The companies come to places like Boydton for basics like land, water and electricity. Even with low local wages, people are a high-cost item. As small as the staffs at these mammoth facilities are, companies say, perhaps a third of the company jobs will eventually be filled by robots.

Google started building in eastern Oregon to be near cheap hydroelectric power on the Columbia River, and most recently it has focused on Iowa, Alabama and Tennessee. Microsoft has a center in Wyoming, and it bought a nine-hole golf course as part of a complex near West Des Moines, Iowa. Amazon recently built similar giant facilities on the outer reaches of Columbus, Ohio, and Dulles, Va.

"A lot of this stuff is put in rural parts of the country that used to be part of a manufacturing economy" that has gone overseas, said Bill Coughran, a partner at the venture investment firm Sequoia Capital who ran much of Google's big engineering for eight years. "Textiles and furniture created a big power grid in the south.
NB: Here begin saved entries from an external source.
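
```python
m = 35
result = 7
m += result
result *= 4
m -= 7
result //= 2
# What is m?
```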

Then those jobs went away."

...

Microsoft did not dispute reports that it would spend $1.1 billion on the Boydton data center, and said that "on average, data centers employ tens to several dozen people," in a mixture of corporate and contracted positions. It declined to let a reporter tour the site.

"They talked about 100 jobs, but it's a slow process," said Thomas C. Coleman III, the mayor of Boydton. So far, he says, the biggest impact "has been a couple of lunch tables at the Triangle gas station."... Microsoft initially came to a couple of town meetings, and it seemed to offer a way Boydton could come back. "Now they're off by themselves," she said. "We hear they have a really nice Starbucks machine."